Screenworks is a family business, supplying promotional wear and workwear primarily by embellishing garments. The pandemic made us look at things a different way, and this is why we decided to go into the digital side.
Based in Haverhill, England, Screenworks is a family business, supplying promotional wear and workwear primarily by embellishing garments. They have print runs in the tens of thousands of garments, and historically their production model has revolved around screen-printing high volumes for businesses ordering to high stock levels. The pandemic economy, however, accelerated demand for smaller quantities and rapid delivery, which drove them to explore supplementary production methods.
“We know the screen print is always going to be there for our high-volume work, which is what our clients demand, but consumers are leaning towards smaller MOQs and we require holding less stock and more eco-friendly options,” says Alan Porter, Operations Director at Screenworks. “We knew we needed direct-to-garment, and knew it had to work side by side with our screen-printing.”
By offering an efficient, single-step production process and a low, consistent cost per print, Kornit Avalanche HD6 presented an answer for meeting evolving customer demands. Kornit’s graphic and colour capabilities, as well as its compatibility with multiple fabrics types using a single pigment-based ink set, enables Screenworks to provide a durable, retail-quality product at an excellent value for its customers.
“Opening up different sales channels for us, the Kornit Avalanche HD6 has brought us flexibility, adaptability, and profitability with a high-definition print,” says Porter. “The pretreatment was a key factor for us, as we can load a shirt, print it, take it off, and dry it without having a secondary process.
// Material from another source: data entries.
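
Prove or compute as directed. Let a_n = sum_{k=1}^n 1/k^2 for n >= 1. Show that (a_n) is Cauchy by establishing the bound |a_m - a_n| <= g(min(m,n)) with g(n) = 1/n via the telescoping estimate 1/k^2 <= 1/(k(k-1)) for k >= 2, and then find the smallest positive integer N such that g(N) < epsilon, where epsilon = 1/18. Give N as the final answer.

For m > n >= 1: |a_m - a_n| = sum_{k=n+1}^m 1/k^2.
Use 1/k^2 <= 1/(k(k-1)) = 1/(k-1) - 1/k for k >= 2:
sum_{k=n+1}^m 1/k^2 <= sum_{k=n+1}^m (1/(k-1) - 1/k) = 1/n - 1/m <= 1/n.
By symmetry the same bound holds with n,m swapped, so |a_m - a_n| <= 1/min(m,n) = g(min(m,n)). Since g(n) -> 0, (a_n) is Cauchy.
Now solve g(N) < 1/18: 1/N < 1/18 <=> N > 1/(1/18) = 18.
The smallest integer strictly greater than 18 is N = 19.
Check: g(19) = 1/19 < 1/18; g(18) = 1/18 >= 1/18. So N = 19.

19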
Training people on this system is a lot easier and a lot more efficient than it would be to train more screen-print operators.”
Requiring far less skill than screen printing, Screenworks found integrating the Kornit print technology into their routines was simple, enabling high output per single operator.
“You load the t-shirt, press the buttons, and unload, and that pretty much gives you a high-definition print, while on screen print you’d have to spend a lot more time putting the skills into an operator,” says Porter.
The DTG technology also aligns with the operation’s workflow system, integrating with the front-end ordering system to transmit ready-to-print graphic designs to the Kornit Avalanche HD6 system for printing almost instantaneously.
“We can route orders straight through with fewer touches as it goes through the business, so it’s a lot more speedy and efficient,” he says.
“I see us as a business evolving from traditional screen, analogue processes to digital e-commerce because it gives us another sales route and more flexibility further down the line,” says Porter. “The Kornit Avalanche definitely gives us that growth strategy, and further down the line I can see us adding more machines as we progress.”